Pekerja memasang tali untuk proses pemuatan kayu gelondongan dari lumbung kapal ke truk saat bongkar muat di Pelabuhan Rakyat Kalomas, Surabaya, Kawa Timur, Senin (29/6). Berdasarkan data sistem informasi legalitas kayu (SILK) Kementerian Lingkungan Hidup dan Kehutanan bahwa sejak berlakunya persyaratan sertifikat sistem verifikasi legalitas kayu (SVLK) bagi eksportir produk industri kehutanan pada 1 Januari 2013 tercatat produk industri kehutanan telah diekspor ke 194 negara tujuan dan akan bertambah ke seluruh negara di Uni Eropa apabila telah disepakati perjanjian antara Indonesia dengan Uni Eropa. ANTARA FOTO/Zabur Karuru/ss/kye/15

Jakarta, Aktual.com – Kementerian Lingkungan Hidup dan Kehutanan (KLHK) mengungkapkan sejak penerapan perizinan FLEGT (Forest Law Enforcment, Goverment and Trade UE) pada 15 November 2016, Indonesia telah mengekspor produk kayu bersertifikat legal ke Uni Eropa senilai lebih dari satu miliar dolar hingga 14 November 2017.

Dirjen Pengeloaan Hutan Produksi Lestari (PHPL) KLHK, Putera Parthama di Jakarta, Kamis mengatakan, pada 15 November 2015 SVLK Indonesia telah diakui oleh UE dan Indonesia menjadi negara pertama yang menerbitkan lisensi FLEGT terhadap produk kayu yang diekspor ke UE dan secara otomatis memenuhi persyaratan legalitas UE yang ketat.

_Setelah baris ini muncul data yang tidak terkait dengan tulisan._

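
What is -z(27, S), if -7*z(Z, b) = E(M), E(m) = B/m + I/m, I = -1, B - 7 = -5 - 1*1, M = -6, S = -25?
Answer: 0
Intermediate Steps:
B = 1 (B = 7 + (-5 - 1*1) = 7 + (-5 - 1) = 7 - 6 = 1)
E(m) = 0 (E(m) = 1/m - 1/m = 0)
z(Z, b) = 0 (z(Z, b) = -⅐*0 = 0)
-z(27, S) = -1*0 = 0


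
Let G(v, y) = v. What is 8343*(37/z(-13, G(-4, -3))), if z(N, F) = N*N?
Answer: 308691/169 ≈ 1826.6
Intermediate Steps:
z(N, F) = N²
8343*(37/z(-13, G(-4, -3))) = 8343*(37/((-13)²)) = 8343*(37/169) = 308691/169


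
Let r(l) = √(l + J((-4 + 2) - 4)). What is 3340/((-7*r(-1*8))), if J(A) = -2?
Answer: 334*I*√10/7 ≈ 150.89*I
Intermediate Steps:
r(l) = √(-2 + l) (r(l) = √(l - 2) = √(-2 + l))
3340/((-7*r(-1*8))) = 3340/((-7*√(-2 - 1*8))) = 3340/((-7*√(-2 - 8))) = 3340/((-7*I*√10)) = 3340*(I*√10/70) = 334*I*√10/7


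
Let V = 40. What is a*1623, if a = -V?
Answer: -64920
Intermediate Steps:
a = -40 (a = -1*40 = -40)
a*1623 = -40*1623 = -64920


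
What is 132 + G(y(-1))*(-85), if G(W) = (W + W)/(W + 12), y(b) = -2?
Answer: 166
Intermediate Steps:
G(W) = 2*W/(12 + W) (G(W) = (2*W)/(12 + W) = 2*W/(12 + W))
132 + G(y(-1))*(-85) = 132 + (2*(-2)/(12 - 2))*(-85) = 132 + (2*(-2)/10)*(-85) = 132 + (2*(-2)*(1/10))*(-85) = 132 - 2/5*(-85) = 132 + 34 = 166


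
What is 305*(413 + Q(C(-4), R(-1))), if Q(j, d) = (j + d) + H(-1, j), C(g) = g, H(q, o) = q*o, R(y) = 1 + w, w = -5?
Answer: 124745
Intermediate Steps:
R(y) = -4 (R(y) = 1 - 5 = -4)
H(q, o) = o*q
Q(j, d) = d (Q(j, d) = (j + d) + j*(-1) = (d + j) - j = d)
305*(413 + Q(C(-4), R(-1))) = 305*(413 - 4) = 305*409 = 124745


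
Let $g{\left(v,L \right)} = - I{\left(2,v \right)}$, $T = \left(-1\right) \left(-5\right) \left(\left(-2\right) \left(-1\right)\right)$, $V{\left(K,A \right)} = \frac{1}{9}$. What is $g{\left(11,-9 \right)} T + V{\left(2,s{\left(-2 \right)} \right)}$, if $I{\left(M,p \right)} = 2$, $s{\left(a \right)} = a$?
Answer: $- \frac{179}{9} \approx -19.889$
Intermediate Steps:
$V{\left(K,A \right)} = \frac{1}{9}$
$T = 10$ ($T = 5 \cdot 2 = 10$)
$g{\left(v,L \right)} = -2$ ($g{\left(v,L \right)} = \left(-1\right) 2 = -2$)
$g{\left(11,-9 \right)} T + V{\left(2,s{\left(-2 \right)} \right)} = \left(-2\right) 10 + \frac{1}{9} = -20 + \frac{1}{9} = - \frac{179}{9}$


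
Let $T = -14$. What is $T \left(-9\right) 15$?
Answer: $1890$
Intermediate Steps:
$T \left(-9\right) 15 = \left(-14\right) \left(-9\right) 15 = 126 \cdot 15 = 1890$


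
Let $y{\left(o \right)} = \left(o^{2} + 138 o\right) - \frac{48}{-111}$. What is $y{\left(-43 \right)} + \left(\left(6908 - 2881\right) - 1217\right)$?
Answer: $- \frac{47159}{37} \approx -1274.6$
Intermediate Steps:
$y{\left(o \right)} = \frac{16}{37} + o^{2} + 138 o$ ($y{\left(o \right)} = \left(o^{2} + 138 o\right) - - \frac{16}{37} = \left(o^{2} + 138 o\right) + \frac{16}{37} = \frac{16}{37} + o^{2} + 138 o$)
$y{\left(-43 \right)} + \left(\left(6908 - 2881\right) - 1217\right) = \left(\frac{16}{37} + \left(-43\right)^{2} + 138 \left(-43\right)\right) + \left(\left(6908 - 2881\right) - 1217\right) = \left(\frac{16}{37} + 1849 - 5934\right) + \left(4027 - 1217\right) = - \frac{151129}{37} + 2810 = - \frac{47159}{37}$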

“Sejak itu, Indonesia telah mengirimkan kayu dan produk kayu legal senilai 1,05 miliar dolar AS ke 28 negara Uni Eropa,” katanya pada peringatan satu tahun skema perizinan lisensi produk kayu bersertifikat legal yang diekspor Indonesia ke UE.

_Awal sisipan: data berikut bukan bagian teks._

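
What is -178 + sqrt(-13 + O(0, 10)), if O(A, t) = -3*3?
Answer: -178 + I*sqrt(22) ≈ -178.0 + 4.6904*I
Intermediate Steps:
O(A, t) = -9
-178 + sqrt(-13 + O(0, 10)) = -178 + sqrt(-13 - 9) = -178 + sqrt(-22) = -178 + I*sqrt(22)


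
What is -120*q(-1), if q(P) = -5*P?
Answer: -600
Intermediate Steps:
-120*q(-1) = -(-600)*(-1) = -120*5 = -600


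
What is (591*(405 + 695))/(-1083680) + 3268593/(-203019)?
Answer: -61234858569/3666793832 ≈ -16.700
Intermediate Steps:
(591*(405 + 695))/(-1083680) + 3268593/(-203019) = (591*1100)*(-1/1083680) + 3268593*(-1/203019) = 650100*(-1/1083680) - 1089531/67673 = -32505/54184 - 1089531/67673 = -61234858569/3666793832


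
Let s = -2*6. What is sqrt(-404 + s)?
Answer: 4*I*sqrt(26) ≈ 20.396*I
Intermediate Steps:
s = -12
sqrt(-404 + s) = sqrt(-404 - 12) = sqrt(-416) = 4*I*sqrt(26)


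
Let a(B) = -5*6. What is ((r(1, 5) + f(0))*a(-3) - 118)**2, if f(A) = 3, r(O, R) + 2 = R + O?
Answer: 107584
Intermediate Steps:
a(B) = -30
r(O, R) = -2 + O + R (r(O, R) = -2 + (R + O) = -2 + (O + R) = -2 + O + R)
((r(1, 5) + f(0))*a(-3) - 118)**2 = (((-2 + 1 + 5) + 3)*(-30) - 118)**2 = ((4 + 3)*(-30) - 118)**2 = (7*(-30) - 118)**2 = (-210 - 118)**2 = (-328)**2 = 107584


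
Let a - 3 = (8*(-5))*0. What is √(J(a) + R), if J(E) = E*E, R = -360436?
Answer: I*√360427 ≈ 600.36*I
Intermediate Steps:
a = 3 (a = 3 + (8*(-5))*0 = 3 - 40*0 = 3 + 0 = 3)
J(E) = E²
√(J(a) + R) = √(3² - 360436) = √(9 - 360436) = √(-360427) = I*√360427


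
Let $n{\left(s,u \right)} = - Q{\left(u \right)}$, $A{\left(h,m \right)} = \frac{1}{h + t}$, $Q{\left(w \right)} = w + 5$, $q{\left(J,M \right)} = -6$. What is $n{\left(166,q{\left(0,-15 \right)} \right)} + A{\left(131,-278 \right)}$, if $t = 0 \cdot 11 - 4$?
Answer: $\frac{128}{127} \approx 1.0079$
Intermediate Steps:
$Q{\left(w \right)} = 5 + w$
$t = -4$ ($t = 0 - 4 = -4$)
$A{\left(h,m \right)} = \frac{1}{-4 + h}$ ($A{\left(h,m \right)} = \frac{1}{h - 4} = \frac{1}{-4 + h}$)
$n{\left(s,u \right)} = -5 - u$ ($n{\left(s,u \right)} = - (5 + u) = -5 - u$)
$n{\left(166,q{\left(0,-15 \right)} \right)} + A{\left(131,-278 \right)} = \left(-5 - -6\right) + \frac{1}{-4 + 131} = \left(-5 + 6\right) + \frac{1}{127} = 1 + \frac{1}{127} = \frac{128}{127}$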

Besarnya ekspor kayu dan produk hutan bersertikat legal ke UE selama 2016-2017 tersebut, lebih besar dari ekspor yang sama pada 2015-2016 atau sebelum penerapan lisensi FLEGT senilai 852,04 juta dolar AS.

Sementara itu total ekspor kayu dan produk kayu Indonesia ke pasar dunia pada 2016 mencapai 8 miliar dolar AS, sedangkan untuk 2017 hingga bulan Oktober telah melebihi 8 miliar dolar sehingga sampai akhir tahun diperkirakan mampu menembus angka 12 miliar dolar AS.

Selain mendongkrak angka ekspor kayu dan produk kayu, Putera Parthama menyatakan, penerapan lisensi FLEGT dinilai mampu menurunkan tingkat pembalakan liar.

Pada 2005, tingkat pembalakan liar mencapai 720 kasus kemudian meningkat menjadi 1.750 kasus pada 2006 dan 478 kasus pada 2007, sedangkan pada 2016 turun menjadi 65 kasus bahkan di 2017 hanya 16 kasus.

“Skema perizinan FLEGT adalah hasil perjanjian kemitraan sukarela atau Voluntari Partnership Agreement (VPA), dimana Indonesia dan UE telah melakukan negosiasi untuk mengatasi pembalakan liar, memperbaiki tata kelolo hutan dan mempromosikan produk kayu legal,” katanya.

Sementara itu Menteri LHK Siti Nurbaya Bakar menegaskan, Indonesia berkomitmen untuk memperbaiki penegakan hukum dan tata kelola hutan melalui perdagangan kayu legal dan bersertifikat yang bertanggung jawab.

Penerapan FLEGT, tambahnya, memberikan dampak positif terhadap ekspor kayu dan produk kayu Indonesia ke UE karena 28 negara di kawasan tersebut tidak lagi memberlakukan pemeriksaan “due deligent”.

Selain itu, juga diikuti oleh negara lain di luar UE seperti Australia yang tidak memberlakukan pemeriksaan di pelabuhan tujuan terhadap ekspor kayu dan produk kayu Indonesia yang bersertifikat SVLK.

“Perlu komitmen semua pihak baik pemerintah, pelaku usaha, lembaga sertifikasi maupun pemangku kepentingan lainnya untuk menjaga legalitas kayu Indonesia guna meningkatkan peluang ekspor kayu legal ini,” katanya.

Duta Besar UE untuk Indonesia Vincent Guerend menyatakan, perizinan FLEGT dan reformasi tata kelola hutan telah memperkuat hak, meningkatkan kemakmuran dan membantu Indonesia dalam upaya mengelola hutan secara lestari dan menggunakannya untuk membatasi perubahan iklim.